Good journalism matters more than ever



If you poured truth serum down my throat, I would admit there have been times, especially lately, when I wondered whether people have lost faith in the First Amendment and the important role journalists play in the United States.

Last week was not one of those weeks, however.

Last week, my optimism flowed like water out of a fire hydrant. The upbeat feelings clearly won out over my occasional feelings of doubt and discouragement.

The optimism was the result of 500 emails and letters that flooded into the Iowa Freedom of Information Council, the 40-year-old nonprofit organization that I have directed for the past year and a half.

The correspondence carried similar messages:

“I grew up in Iowa long ago, and it’s great to see that organizations like yours are fighting for the people. Keep it up!” — The note came from a woman who included a $20 donation.

“In honor of Art Cullen and all of the good work done by journalists.” — This note came with a $10 donation by a woman who also did not identify where she lives.

“I am a native of Iowa. It breaks my heart to see what agribusiness is doing to the land and its rivers.” — This message arrived with a $250 gift from a St. Louis man.

“Keep it up! We need you now more than ever.” — An Evanston, Ill., woman sent that note and a $100 contribution.

I have been a working journalist going back to 1966. That’s when Gary Spurgeon found a spot for an eager high school kid on the staff of the Bloomfield Democrat, where he was editor. In the years since then, especially during 40 years with The Des Moines Register, there have been times of great exhilaration, excitement and satisfaction.

But there never has been a day quite like April 10 turned out to be.

That day, my friends at the Storm Lake Times — Editor Art Cullen, with important help from his son, Tom — won the Pulitzer Prize for editorial writing. Winning a Pulitzer Prize at a twice-a-week newspaper with 3,000 subscribers is as rare as an unassisted triple play in baseball or a full-court buzzer-beater in basketball.

The Times was honored for crusading against agricultural pollution originating in Iowa. The pollution has fouled the drinking water in Des Moines and polluted the Gulf of Mexico.

The Times was vocal in its criticism of the government secrecy that kept the public in the dark for more than a year about the growing legal problems brought on by the pollution.

During the Cullens’ exuberant celebration on April 10, Art was interviewed by journalists from coast to coast. He went out of his way to express appreciation for the role the Iowa FOI Council played in finally prying hundreds of pages of records — agreements, checks, attorneys’ invoices — out of the clenched fists of officials in the three counties sued by Des Moines Water Works.

In those interviews, Art also encouraged the public to support the efforts of the Iowa FOI Council on behalf of government transparency. His plugs led to the letters and emails that flooded in last week, most containing donations that ranged from $3 to $5,000.

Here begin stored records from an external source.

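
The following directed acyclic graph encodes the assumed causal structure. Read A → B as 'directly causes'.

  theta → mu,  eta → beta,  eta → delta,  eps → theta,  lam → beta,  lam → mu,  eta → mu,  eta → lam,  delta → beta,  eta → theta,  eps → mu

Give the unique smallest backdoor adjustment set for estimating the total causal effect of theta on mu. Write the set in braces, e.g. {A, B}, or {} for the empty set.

Variables eligible for adjustment (non-descendants of theta, excluding theta and mu): {beta, delta, eps, eta, lam}.
Backdoor paths from theta to mu:
  P1: theta <- eta -> lam -> mu
  P2: theta <- eta -> delta -> beta <- lam -> mu
  P3: theta <- eta -> mu
  P4: theta <- eta -> beta <- lam -> mu
  P5: theta <- eps -> mu
The empty set is not sufficient: P1 (theta <- eta -> lam -> mu) has no collider blocking it and no conditioned non-collider, so it is open.
Try {eps, eta}:
  P1: blocked at fork node eta ∈ conditioning set.
  P2: blocked at fork node eta ∈ conditioning set.
  P3: blocked at fork node eta ∈ conditioning set.
  P4: blocked at fork node eta ∈ conditioning set.
  P5: blocked at fork node eps ∈ conditioning set.
{eps, eta} contains no descendant of theta and blocks every backdoor path.
Every element of {eps, eta} is needed (dropping eps leaves P5 open; dropping eta leaves P1 open), so no proper subset is valid.
Among all size-2 subsets of the eligible variables, only {eps, eta} blocks every backdoor path, so it is the unique smallest valid adjustment set.

{eps, eta}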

The donations now total just shy of $20,000. The donors fall into three broad categories:

There are those who want to support high quality investigative reporting at a time when our president cries “fake news” as a way to demean the important work journalists do.

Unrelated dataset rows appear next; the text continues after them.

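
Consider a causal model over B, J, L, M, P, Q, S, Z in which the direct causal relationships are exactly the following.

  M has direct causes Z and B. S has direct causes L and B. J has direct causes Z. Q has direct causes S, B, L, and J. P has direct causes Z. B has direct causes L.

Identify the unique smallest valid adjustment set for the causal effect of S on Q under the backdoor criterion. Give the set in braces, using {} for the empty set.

{B, L}

Variables eligible for adjustment (non-descendants of S, excluding S and Q): {B, J, L, M, P, Z}.
Backdoor paths from S to Q:
  P1: S <- L -> B -> M <- Z -> J -> Q
  P2: S <- L -> B -> Q
  P3: S <- L -> Q
  P4: S <- B <- L -> Q
  P5: S <- B -> M <- Z -> J -> Q
  P6: S <- B -> Q
The empty set is not sufficient: P2 (S <- L -> B -> Q) has no collider blocking it and no conditioned non-collider, so it is open.
Try {B, L}:
  P1: blocked at fork node L ∈ conditioning set.
  P2: blocked at fork node L ∈ conditioning set.
  P3: blocked at fork node L ∈ conditioning set.
  P4: blocked at chain node B ∈ conditioning set.
  P5: blocked at fork node B ∈ conditioning set.
  P6: blocked at fork node B ∈ conditioning set.
{B, L} contains no descendant of S and blocks every backdoor path.
Every element of {B, L} is needed (dropping B leaves P6 open; dropping L leaves P3 open), so no proper subset is valid.
Among all size-2 subsets of the eligible variables, only {B, L} blocks every backdoor path, so it is the unique smallest valid adjustment set.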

Others are savoring the heartwarming achievement by a small, family-owned business in rural Iowa in a contest typically dominated by the nation’s largest big-city newspapers.

And there are those who want to lend a hand to a nonprofit organization like the Iowa FOI Council. We are a hand-to-mouth organization that works on behalf of the public and journalists like the Cullens to coax and cajole government officials about their obligations under Iowa’s open meetings and open records laws.

The Iowa FOI Council has always operated on a shoe-string budget. But with Art Cullen’s encouragement to people reading about his Pulitzer Prize and his own pledge to give part of his $15,000 in prize money to the council, it looks like we will be stepping up from flimsy shoe strings to nice thick leather laces.

This is significant. Too few organizations are speaking for the public about open government in the Iowa Legislature and to various government boards, councils and committees.

As a woman in Charlottesville, Va., said in one of the notes last week, “Good journalism matters now, more than ever.”